Entah sudah berapa banyak saya menulis tentang hujan. Setiap kali hujan datang, saya selalu merasa ada cerita baru yang ingin dituangkan meski terkadang judul yang menarik terasa sulit ditemukan. Hujan pagi ini misalnya. Ia datang diam-diam, mengetuk-ngetuk genteng rumah seperti ingin mengingatkan saya pada lirik lagu anak-anak yang pernah menemani masa kecil: "Tik tik tik, bunyi hujan di atas genteng." Pagi-pagi begini, biasanya saya sibuk dengan rutinitas yang sudah hapal di luar kepala. Tapi hujan kali ini seperti memiliki kekuatan magis. Ia membungkus suasana dengan rasa malas yang lembut, mengajak saya untuk kembali menarik selimut dan membiarkan waktu berjalan lebih lambat. Aroma khas tanah basah meresap ke udara, berpadu dengan suara hujan yang jatuh berirama.

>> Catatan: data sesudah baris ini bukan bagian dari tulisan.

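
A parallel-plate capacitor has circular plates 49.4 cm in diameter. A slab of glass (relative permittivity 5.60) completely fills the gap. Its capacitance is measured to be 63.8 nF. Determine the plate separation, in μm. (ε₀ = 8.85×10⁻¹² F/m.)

149 μm

A = π(49.4/2 cm)² = 0.192 m².
d = κε₀A/C = 5.60 × 8.85×10⁻¹² × 0.192 / 6.38×10⁻⁸ = 1.49×10⁻⁴ m.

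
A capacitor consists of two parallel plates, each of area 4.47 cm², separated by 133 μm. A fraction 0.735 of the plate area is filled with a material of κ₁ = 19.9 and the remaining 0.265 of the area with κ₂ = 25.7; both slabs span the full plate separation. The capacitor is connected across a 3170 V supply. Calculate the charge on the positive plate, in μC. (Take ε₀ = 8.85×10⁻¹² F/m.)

Q ≈ 2.02 μC

A = 4.47 cm² = 4.47×10⁻⁴ m².
Side-by-side slabs ⇒ two capacitors in parallel, each spanning the full gap.
C₁ = κ₁ε₀A₁/d = 19.9 × 8.85×10⁻¹² × 3.29×10⁻⁴ / 1.33×10⁻⁴ = 4.35×10⁻¹⁰ F.
C₂ = κ₂ε₀A₂/d = 25.7 × 8.85×10⁻¹² × 1.18×10⁻⁴ / 1.33×10⁻⁴ = 2.03×10⁻¹⁰ F.
C = C₁ + C₂ = 6.38×10⁻¹⁰ F.
Q = CV = 6.38×10⁻¹⁰ × 3170 = 2.02×10⁻⁶ C.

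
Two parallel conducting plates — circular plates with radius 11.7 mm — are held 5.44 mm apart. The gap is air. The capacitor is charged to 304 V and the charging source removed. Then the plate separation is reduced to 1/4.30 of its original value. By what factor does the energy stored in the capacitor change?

0.233

Isolated ⇒ Q is held fixed.
C₂ = 4.30 C₁ and U = Q²/(2C), so U₂/U₁ = C₁/C₂ = 0.233.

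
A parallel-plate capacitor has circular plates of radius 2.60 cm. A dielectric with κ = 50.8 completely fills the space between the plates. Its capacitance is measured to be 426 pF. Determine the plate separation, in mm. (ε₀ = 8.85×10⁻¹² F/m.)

2.24 mm

A = π(2.60 cm)² = 2.12×10⁻³ m².
d = κε₀A/C = 50.8 × 8.85×10⁻¹² × 2.12×10⁻³ / 4.26×10⁻¹⁰ = 2.24×10⁻³ m.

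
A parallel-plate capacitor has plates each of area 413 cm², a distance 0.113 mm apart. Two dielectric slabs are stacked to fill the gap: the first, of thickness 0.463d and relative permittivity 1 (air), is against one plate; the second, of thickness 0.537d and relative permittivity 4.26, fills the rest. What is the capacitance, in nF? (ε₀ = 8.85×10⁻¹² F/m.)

C ≈ 5.49 nF

A = 413 cm² = 4.13×10⁻² m².
Stacked slabs ⇒ two capacitors in series, each with the full plate area.
C₁ = κ₁ε₀A/d₁ = 1.00 × 8.85×10⁻¹² × 4.13×10⁻² / 5.23×10⁻⁵ = 6.99×10⁻⁹ F.
C₂ = κ₂ε₀A/d₂ = 4.26 × 8.85×10⁻¹² × 4.13×10⁻² / 6.07×10⁻⁵ = 2.57×10⁻⁸ F.
C = (1/C₁ + 1/C₂)⁻¹ = 5.49×10⁻⁹ F.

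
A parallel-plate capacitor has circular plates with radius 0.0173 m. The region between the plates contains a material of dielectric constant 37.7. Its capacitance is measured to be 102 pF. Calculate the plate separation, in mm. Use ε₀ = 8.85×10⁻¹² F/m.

A = π(0.0173 m)² = 9.40×10⁻⁴ m².
d = κε₀A/C = 37.7 × 8.85×10⁻¹² × 9.40×10⁻⁴ / 1.02×10⁻¹⁰ = 3.08×10⁻³ m.

d ≈ 3.08 mm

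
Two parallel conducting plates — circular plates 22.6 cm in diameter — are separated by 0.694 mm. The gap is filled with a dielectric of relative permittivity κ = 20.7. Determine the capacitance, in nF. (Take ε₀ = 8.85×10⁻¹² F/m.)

10.6 nF

A = π(22.6/2 cm)² = 4.01×10⁻² m².
C = κε₀A/d = 20.7 × 8.85×10⁻¹² × 4.01×10⁻² / 6.94×10⁻⁴ = 1.06×10⁻⁸ F.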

Ada sesuatu yang berbeda dari hujan di pagi hari. Jika hujan sore membawa rasa nostalgia, hujan pagi membawa kehangatan yang aneh, semacam pelukan dari cuaca yang berkata "Tenang saja, tidak apa-apa untuk beristirahat sejenak." Rasanya seperti diberi izin untuk menunda semua hal, meski hanya beberapa menit. Hujan pagi ini juga membuat saya merenung tentang waktu. Betapa kita sering terjebak dalam jadwal yang padat, melupakan nikmat kecil seperti mendengarkan hujan. Padahal, sesederhana duduk dengan segelas kopi hangat sambil menikmati suara tik-tik-tik itu, sudah cukup untuk membuat hati terasa ringan.
Mungkin itu sebabnya saya selalu suka menulis tentang hujan. Ada keindahan universal di dalamnya, yang bisa dirasakan oleh siapa saja. Bagi anak-anak, hujan adalah lagu. Bagi yang dewasa, hujan adalah kenangan. Dan bagi mereka yang lelah, hujan adalah alasan untuk berhenti sejenak. Jadi hujan pagi ini meski tidak dramatis atau penuh cerita besar, tetap punya caranya sendiri untuk meninggalkan jejak. Seperti tulisan-tulisan tentang hujan sebelumnya, ia mungkin akan bergabung menjadi bagian dari kumpulan kecil ini. Tapi tidak apa-apa. Karena setiap tetes hujan seperti setiap tulisan, punya pesona uniknya masing-masing.